While digital payment options and the fraud associated with them will likely continue to plague financial institutions and consumers, here are four best practices to follow:
1. Leverage digital intelligence.
IP address and device intelligence signals help create a digital fingerprint that provides clues about a user’s network origins and can be used to determine whether an attempted transaction is legitimate or coming from a device emulator or a hijacked device. Device intelligence can also help determine the level of risk when authenticating the login or a transaction.
2. Protect the entire account life cycle.
Choose a fraud solution that provides proactive, continuous protection — not a point solution that only offers one-off risk assessments at a single point of entry. A solution that collects, centralizes and analyzes comprehensive data signals across all customer touch points and activities can deliver insights that enable rapid decision making and effective fraud prevention.
3. Automate feature engineering.
When features are generated automatically based on domain expertise and centralized intelligence, fraud detection is efficient and effective. Advanced feature engineering enables teams to generate derived features instead of relying on raw data attributes to provide critical insights. When paired with sophisticated machine learning algorithms, it can deliver exceptional model accuracy.

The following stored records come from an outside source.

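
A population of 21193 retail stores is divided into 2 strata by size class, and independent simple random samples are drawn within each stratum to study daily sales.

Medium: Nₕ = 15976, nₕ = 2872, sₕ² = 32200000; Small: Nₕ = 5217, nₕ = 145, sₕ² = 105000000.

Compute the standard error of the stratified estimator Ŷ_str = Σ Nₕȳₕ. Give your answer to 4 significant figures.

4.638 × 10^6

Var(Ŷ_str) = Σₕ Nₕ²(1 − fₕ)sₕ²/nₕ.
Medium: 15976²·(1 − 2872/15976)·32200000/2872 = 2.3471637 × 10^12.
Small: 5217²·(1 − 145/5217)·105000000/145 = 1.9161142 × 10^13.
Sum = 2.1508306 × 10^13.
SE = √(2.1508306 × 10^13) = 4.638 × 10^6.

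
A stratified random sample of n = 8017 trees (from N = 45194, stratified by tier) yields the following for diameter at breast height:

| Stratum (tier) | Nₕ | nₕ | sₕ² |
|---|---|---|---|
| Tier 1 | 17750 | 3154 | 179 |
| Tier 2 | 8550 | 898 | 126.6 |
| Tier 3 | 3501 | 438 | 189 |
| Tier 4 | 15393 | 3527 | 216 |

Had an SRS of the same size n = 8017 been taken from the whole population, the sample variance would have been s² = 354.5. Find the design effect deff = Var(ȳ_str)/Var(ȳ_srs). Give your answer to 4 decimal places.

0.5349

Var(ȳ_str) = Σ Wₕ²(1−fₕ)sₕ²/nₕ with Wₕ = Nₕ/45194:
  Tier 1: (17750/45194)²·(1−3154/17750)·179/3154 = 0.0071988312
  Tier 2: (8550/45194)²·(1−898/8550)·126.6/898 = 0.0045158227
  Tier 3: (3501/45194)²·(1−438/3501)·189/438 = 0.0022655061
  Tier 4: (15393/45194)²·(1−3527/15393)·216/3527 = 0.0054766419
  → Var(ȳ_str) = 0.019456802.
Var(ȳ_srs) = (1 − 8017/45194)·354.5/8017 = 0.036374574.
deff = 0.019456802 / 0.036374574 = 0.5349.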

4. Implement real-time detection.
Digital payment methods occur rapidly and settle fast without human involvement. Real-time detection and prevention are critical, but it must happen without impacting the customer experience. Look for advanced solutions that can combine multiple technologies and correlate and analyze suspicious patterns — both known and unknown — in real time, providing high detection accuracy.
Not long ago, digital payment platforms didn’t exist. We can only hypothesize what kind of fraud will emerge as the technology evolves. Proactive fraud solutions that provide a holistic view of the account life cycle can learn and adapt at the pace of modern innovations and rapidly shifting fraud patterns to protect consumers and financial institutions, regardless of what payment methods and processes are used.